1. Confusion Before Clarity

Think of your mind as a library, and the library is a complete mess. Important books are mixed with irrelevant ones. There are old newspapers, torn pages, and layers of dust. Nothing is in order.

But the thing is, this messy library feels familiar. You have lived inside it for years. So even though it is chaotic, your nervous system knows how to navigate it. You are always busy, always thinking, always functioning, but internally there is constant noise and overwhelm. You are managing your life, but you are not actually aligned with it.

Now, let’s say you begin to organize the library. You cannot organize a messy library without taking everything off the shelves and putting it on the floor, right? The same thing happens when you start your healing journey. You will be looking at your messy mind, and it will feel confusing and overwhelming.

Suddenly, you will start to question everything—your old beliefs, your coping patterns, or your emotional habits. You will start asking: What do I keep? What do I throw away? What even belongs to me?

All your internal mess will finally be visible for the first time. It used to be hidden in the background, but now it is right in front of you, and that will feel incredibly unsettling.

Most people expect healing to feel like an immediate sense of calm, but the first thing it actually brings is deep confusion. You will feel that you were better before you started. But the truth is, you were not better. You were just used to the mess.

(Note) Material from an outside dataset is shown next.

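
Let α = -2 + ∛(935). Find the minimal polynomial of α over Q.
m_α(x) = x^3 + 6x^2 + 12x - 927

Set β = α + 2 = ∛(935), so β^3 = 935. Then (α + 2)^3 - 935 = 0, i.e. α is a root of g(x) = (x + 2)^3 - 935 = x^3 + 6x^2 + 12x - 927. Since g(x) = h(x + 2) where h(x) = x^3 - 935, and h is irreducible over Q (because 935 is not a perfect cube, so h has no rational root, and a monic cubic with no rational root is irreducible), g is also irreducible (irreducibility is preserved under the substitution x → x + 2). Hence m_α(x) = x^3 + 6x^2 + 12x - 927.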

So in your journey, you will go through a phase of confusion. I want you to remember that it is a sign that your brain is learning a new order.

2. Loss Before Relief

This is the part nobody talks about honestly. Healing involves loss.

Just like you will have to throw away a few papers, books, and clutter while organizing the library, healing also requires letting go. It is usually not a dramatic loss, but a subtle one.

You will begin to lose old identities. You will lose the version of yourself that survived by people-pleasing. You will lose the part of you that tolerated too much or stayed silent just to feel safe. You might even lose certain relationships because when you stop using your old coping mechanisms, the dynamics change.

When you are going through this phase, you might fear the person you are and who you are becoming. You might start wondering: Am I becoming selfish? Am I becoming cold? Am I even the same person?

But what you have to remember is that you are not losing yourself. You are losing the survival tactics that you never actually wanted anymore.

Healing does not remove things randomly. It removes what your nervous system no longer needs to survive.

Remember, these losses will be tough and uncomfortable. But loss is not failure. It is recalibration. And recalibration is healing.

3. Unfamiliarity Before Safety

The thing is, a messy library is familiar, but an organized one will feel completely foreign at first, even if it is better.

Moreover, healing demands effort, intentional choices, and consistency. That effort creates its own kind of pressure, in addition to being unfamiliar territory. So your nervous system will resist change, but it does not mean that change is wrong. It means change itself feels unsafe initially.

This is why healing will feel incredibly uncomfortable, almost on all levels. Because healing is not about feeling good all the time. It is about feeling regulated and safe. And until your system settles into its new order, discomfort is an essential part of the process.

The most important thing to understand is that you are not becoming a different person. Earlier, you were just managing, coping, and surviving. When a library is a mess of torn pages, it is not truly a library, right? It only becomes what it was meant to be when it is organized.

So healing is not about changing who you are. Actually, it is about allowing you to become who you were meant to be—a person without internal noise, without pressure, and without survival instincts running your life.

I want you to remember one thing: if healing feels uncomfortable right now, that means you are actually doing it honestly.